Clearing up a misunderstanding
Anti-VEGF drugs for treating wet age-related macular degeneration are highly successful at inhibiting neovascularization, but they are limited to that alone. Clinical trials for Lucentis (ranibizumab) and Eylea (aflibercept) are showing better than 90% success at blocking the growth factors responsible for uncontrolled blood vessel growth into the retina, and off-label Avastin (bevacizumab) has been shown to be equally effective. (1) These drugs, however, are not designed to directly improve vision, as many patients believe. Rather, their sole intent is to block future development of leaking blood vessels.
Pravin U. Dugel, MD (Retinal Consultants of Arizona, USC Roski Eye Institute, Keck School of Medicine, and University of Southern California) estimates that, after treatment, only about 25% of patients achieve significant improvement in vision, about 50% achieve driving vision of 20/40 or better, and after 2 years of treatment, about 75% of patients continue to lose vision. (2)
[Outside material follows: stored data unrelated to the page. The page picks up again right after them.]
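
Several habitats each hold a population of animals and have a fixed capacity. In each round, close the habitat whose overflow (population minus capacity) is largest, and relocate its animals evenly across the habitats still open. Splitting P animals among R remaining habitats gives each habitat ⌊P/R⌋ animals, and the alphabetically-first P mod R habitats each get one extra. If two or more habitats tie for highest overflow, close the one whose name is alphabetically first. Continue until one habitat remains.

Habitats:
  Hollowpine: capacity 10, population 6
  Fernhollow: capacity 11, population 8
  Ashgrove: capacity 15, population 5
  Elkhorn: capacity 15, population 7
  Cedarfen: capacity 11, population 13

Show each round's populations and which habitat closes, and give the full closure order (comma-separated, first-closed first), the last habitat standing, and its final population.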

Misunderstanding by some patients arises from the fact that, since fluid from initial leakage is allowed to dissipate after anti-VEGF treatment, some visual improvement has been reported after the first set of injections. The ongoing slow degeneration of the macular cells, however, continues as a natural consequence of the not-yet-curable disease. Permanent improvement in vision is not yet possible, but anti-VEGF drugs are providing years of functional eyesight for patients who would otherwise quickly lose a significant part of their visual field.
To lessen confusion and potential decrease in compliance, this explanation should be made clear to new wet AMD patients and then reinforced often.
1. Antiangiogenic Drugs Are Stopping Neovascularization in Wet Macular Degeneration. Dan Roberts (published online at Living Well With Low Vision, Sept 27, 2012.
2. Anti-PDGF inhibitor development continues despite negative results. Cheryl Guttman Krader (Modern Retina from Ophthalmology Times, June 23, 2017.)